The current study investigated the effects of vitamin D concentration in blood, but it was not designed to assess whether vitamin D supplementation is beneficial. While it is reasonable to assume that taking vitamin D supplements would increase levels of vitamin D in the circulation, and that this could improve survival as this study suggests, further studies explicitly designed to explore the effects of vitamin D supplements on survival are needed before supplementation can be recommended for bowel cancer patients.
"These initial findings are promising and particularly relevant for Ireland, because the number of people living with cancer is increasing and vitamin D deficiency is very common here." said Dr Zgaga.
While similar beneficial effect of vitamin D has been reported for breast cancer patients, little evidence is available for other cancer types. Therefore, further studies are needed before scientists can make recommendations for treating other cancers, as every cancer is a different disease.

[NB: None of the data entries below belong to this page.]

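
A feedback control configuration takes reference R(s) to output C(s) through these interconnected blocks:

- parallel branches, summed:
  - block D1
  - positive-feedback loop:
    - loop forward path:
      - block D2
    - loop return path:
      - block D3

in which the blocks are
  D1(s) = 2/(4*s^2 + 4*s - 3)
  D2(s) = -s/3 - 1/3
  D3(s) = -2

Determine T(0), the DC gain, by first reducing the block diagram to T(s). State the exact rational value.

Step 1 - collapse the loop (D2 forward, D3 return) = (s + 1)/(2*s - 1)
Step 2 - reduce the parallel group D1, [D2/(1-D2*D3)] = (2*s^2 + 5*s + 5)/(4*s^2 + 4*s - 3)
Step 2 gives the overall T(s). Then T(0) = 5/(-3) = -5/3.

Hence the answer: -5/3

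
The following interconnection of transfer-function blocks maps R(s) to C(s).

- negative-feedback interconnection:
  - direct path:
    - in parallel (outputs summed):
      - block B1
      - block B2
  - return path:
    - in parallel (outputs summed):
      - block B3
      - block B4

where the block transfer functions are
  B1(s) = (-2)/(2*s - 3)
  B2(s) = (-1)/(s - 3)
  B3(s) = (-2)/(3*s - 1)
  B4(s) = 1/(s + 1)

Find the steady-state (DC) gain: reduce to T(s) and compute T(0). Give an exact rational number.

First reduce the diagram to T(s).

Step 1 - add B1, B2 (parallel), giving (9 - 4*s)/(2*s^2 - 9*s + 9)
Step 2 - combine B3, B4 in parallel, giving (s - 3)/(3*s^2 + 2*s - 1)
Step 3 - collapse the loop ((B1+B2) forward, (B3+B4) return), giving (-12*s^3 + 19*s^2 + 22*s - 9)/(6*s^4 - 23*s^3 + 3*s^2 + 48*s - 36)
Step 3 gives the overall T(s). Then T(0) = -9/(-36) = 1/4.

Answer: 1/4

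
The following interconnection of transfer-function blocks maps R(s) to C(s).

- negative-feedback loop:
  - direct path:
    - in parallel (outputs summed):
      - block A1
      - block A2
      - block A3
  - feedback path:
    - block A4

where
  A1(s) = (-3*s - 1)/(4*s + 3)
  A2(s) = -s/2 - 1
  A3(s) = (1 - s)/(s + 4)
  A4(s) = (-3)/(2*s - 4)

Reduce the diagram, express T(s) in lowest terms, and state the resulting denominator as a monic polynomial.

First reduce the diagram to T(s).

Step 1: add A1, A2, A3 (parallel): (-4*s^3 - 41*s^2 - 74*s - 26)/(8*s^2 + 38*s + 24)
Step 2: apply the feedback formula to (A1+A2+A3), A4: (-8*s^4 - 66*s^3 + 16*s^2 + 244*s + 104)/(28*s^3 + 167*s^2 + 118*s - 18)
T(s) is the step-2 result (common factors already cancelled). Leading coefficient of the denominator: 28. Divide through by 28 for the monic polynomial.

Answer: s^3 + 167*s^2/28 + 59*s/14 - 9/14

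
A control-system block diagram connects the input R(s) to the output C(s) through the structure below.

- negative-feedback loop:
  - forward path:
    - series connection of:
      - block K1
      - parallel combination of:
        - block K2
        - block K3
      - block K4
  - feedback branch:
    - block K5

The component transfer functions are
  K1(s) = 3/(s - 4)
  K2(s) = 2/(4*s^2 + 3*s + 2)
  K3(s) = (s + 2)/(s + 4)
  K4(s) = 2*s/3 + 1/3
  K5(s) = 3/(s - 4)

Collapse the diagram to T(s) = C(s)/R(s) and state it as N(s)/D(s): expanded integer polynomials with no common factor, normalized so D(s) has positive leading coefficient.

Answer: (8*s^5 - 6*s^4 - 73*s^3 - 90*s^2 - 124*s - 48)/(4*s^5 + 11*s^4 + 4*s^3 + 293*s^2 + 262*s + 164)

Working:
Step 1. sum the parallel branches K2, K3, giving (4*s^3 + 11*s^2 + 10*s + 12)/(4*s^3 + 19*s^2 + 14*s + 8)
Step 2. reduce the series chain K1, (K2+K3), K4, giving (8*s^4 + 26*s^3 + 31*s^2 + 34*s + 12)/(4*s^4 + 3*s^3 - 62*s^2 - 48*s - 32)
Step 3. apply the feedback formula to (K1*(K2+K3)*K4), K5, which is the overall transfer function T(s) = C(s)/R(s) in lowest terms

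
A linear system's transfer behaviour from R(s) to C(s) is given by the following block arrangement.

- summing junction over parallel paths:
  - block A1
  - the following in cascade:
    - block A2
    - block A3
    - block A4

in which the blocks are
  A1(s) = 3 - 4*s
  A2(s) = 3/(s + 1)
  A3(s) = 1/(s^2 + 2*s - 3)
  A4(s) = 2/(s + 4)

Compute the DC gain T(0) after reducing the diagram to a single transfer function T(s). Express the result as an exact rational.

Reducing step by step:

[1] series reduction of A2, A3, A4 gives 6/(s^4 + 7*s^3 + 11*s^2 - 7*s - 12)
[2] sum the parallel branches A1, (A2*A3*A4) gives (-4*s^5 - 25*s^4 - 23*s^3 + 61*s^2 + 27*s - 30)/(s^4 + 7*s^3 + 11*s^2 - 7*s - 12)
The step-2 result is T(s). Setting s = 0: T(0) = -30/(-12) = 5/2.

Answer: 5/2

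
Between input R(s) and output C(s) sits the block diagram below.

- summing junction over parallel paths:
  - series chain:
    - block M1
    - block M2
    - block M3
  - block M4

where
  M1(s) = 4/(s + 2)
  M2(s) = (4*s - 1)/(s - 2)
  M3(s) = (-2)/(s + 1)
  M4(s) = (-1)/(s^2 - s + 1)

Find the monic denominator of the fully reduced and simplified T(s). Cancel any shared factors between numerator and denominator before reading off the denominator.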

Some of this research is already under way. A team of researchers from Trinity College Dublin and St James's Hospital led by Dr Zgaga has secured funding from the European Commission to explore the role of vitamin D in patients diagnosed with cancers of stomach and oesophagus. This study is to take place over the next 4 years in Ireland.
"The result from the bowel cancer study has prompted us to explore the role of vitamin D in cancers of the stomach and the oesophagus. Prognosis in patients diagnosed with oesophageal or gastric cancers is very poor, even when the cancer is caught in an early stage. We must explore any therapeutic options that have the potential to improve prognosis in these patients." Dr Zgaga said.